Since I don’t have iw in my template.

solene · September 15, 2025, 12:59pm

I’m trying to see how to make it work. I removed the infinite loop there, and the action “up” could be triggered by eth0 being up, I’m not sure in which situations this happen.

MellowPoison · September 15, 2025, 1:18pm

You can check if the interface name for which the dispatched script was called is the same as the interface name in the iw dev output:

mkdir -p /rw/config/qubes-bind-dirs.d/
cat << 'EOF' | tee /rw/config/qubes-bind-dirs.d/50_user.conf > /dev/null
binds+=( '/etc/NetworkManager/dispatcher.d/zz-hotspot' )
EOF
mkdir -p /rw/bind-dirs/etc/NetworkManager/dispatcher.d
cat << 'EOF' | tee /rw/bind-dirs/etc/NetworkManager/dispatcher.d/zz-hotspot  > /dev/null
#!/bin/sh
if [ "$(qubesdb-read /qubes-vm-persistence)" = "none" ]
then
    WIFI_INTERFACE=$(iw dev | awk '/Interface/ { print $2 }')
    if [ -n "$WIFI_INTERFACE" ] && [ "$1" = "$WIFI_INTERFACE" ] && [ "$2" = "up" ]; then
        nft flush chain ip qubes dnat-dns
        nft add rule ip qubes dnat-dns iifname "$WIFI_INTERFACE" ip daddr 10.42.0.1 udp dport 53 dnat to 10.139.1.1
        nft add rule ip qubes dnat-dns iifname "$WIFI_INTERFACE" ip daddr 10.42.0.1 tcp dport 53 dnat to 10.139.1.1
    fi
fi
EOF

solene · September 15, 2025, 6:53pm

This is sufficient to get an IP, not to have a working NAT.

solene · September 15, 2025, 7:40pm

DNS was also required in input to work

MellowPoison · September 15, 2025, 10:42pm

What do you mean by working NAT?
The default qube’s firewall rules enable the masquerading for all interfaces except lo and vif.:

        chain postrouting {
                type nat hook postrouting priority srcnat; policy accept;
                oifgroup 2 accept
                oif "lo" accept
                masquerade
        }

And the default firewall forward policy is accept and only blocks new connections to the vif interfaces:

        chain forward {
                type filter hook forward priority filter; policy accept;
                jump custom-forward
                ct state invalid counter packets 0 bytes 0 drop
                ct state established,related accept
                oifgroup 2 counter packets 0 bytes 0 drop
        }

Do you mean a DNS accept rule in the custom-input chain?

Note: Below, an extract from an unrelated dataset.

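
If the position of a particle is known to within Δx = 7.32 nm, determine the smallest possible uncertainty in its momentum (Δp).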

It shouldn’t be needed if DNS requests are not redirected to the sys-hotspot qube itself, but to its upstream net qube with dnat to 10.139.1.1.
But if you want to set up a DNS server in the sys-hotspot, then yes, you need an input firewall rule to accept DNS requests.

solene · September 16, 2025, 6:09am

I need to investigate this more, but I think the DHCP server advertise the qube IP as the DNS resolver.

solene · September 16, 2025, 6:27am

That’s it, the DHCP server gives the qube IP as the DNS server.

I think it’s fine as this, with the nft rules to redirect to the chosen DNS server, this forces all DNS servers requests to the given server even if the client manually sets one. This does not prevent DoT or DoH to pass through obviously

MellowPoison · September 16, 2025, 7:15am

Do you mean that the DHCP server of the sys-hotspot sends the IP address of its eth0 interface as the DNS server for a client?
That’s strange, for me it sends the 10.42.0.1 IP address as the DNS server.
Maybe there is some difference between Fedora and Debian here.

solene · September 16, 2025, 7:22am

I meant that, and this requires a firewall port to be opened IMO.

MellowPoison · September 16, 2025, 7:25am

With these firewall rules:

MellowPoison:

        nft add rule ip qubes dnat-dns iifname "$WIFI_INTERFACE" ip daddr 10.42.0.1 udp dport 53 dnat to 10.139.1.1
        nft add rule ip qubes dnat-dns iifname "$WIFI_INTERFACE" ip daddr 10.42.0.1 tcp dport 53 dnat to 10.139.1.1

The incoming connections to 10.42.0.1 are DNATed to 10.139.1.1, so they won’t be coming to the input firewall chain, because 10.139.1.1 doesn’t belong to any interface, so they will be sent to the default gateway and will go to the forward firewall chain.

solene · September 16, 2025, 7:26am

This does not work for me, the rules are not passed to eth0 if I use tcpdump.

MellowPoison · September 16, 2025, 7:27am

Add counters/logging to these DNAT firewall rules and check that they are actually triggered.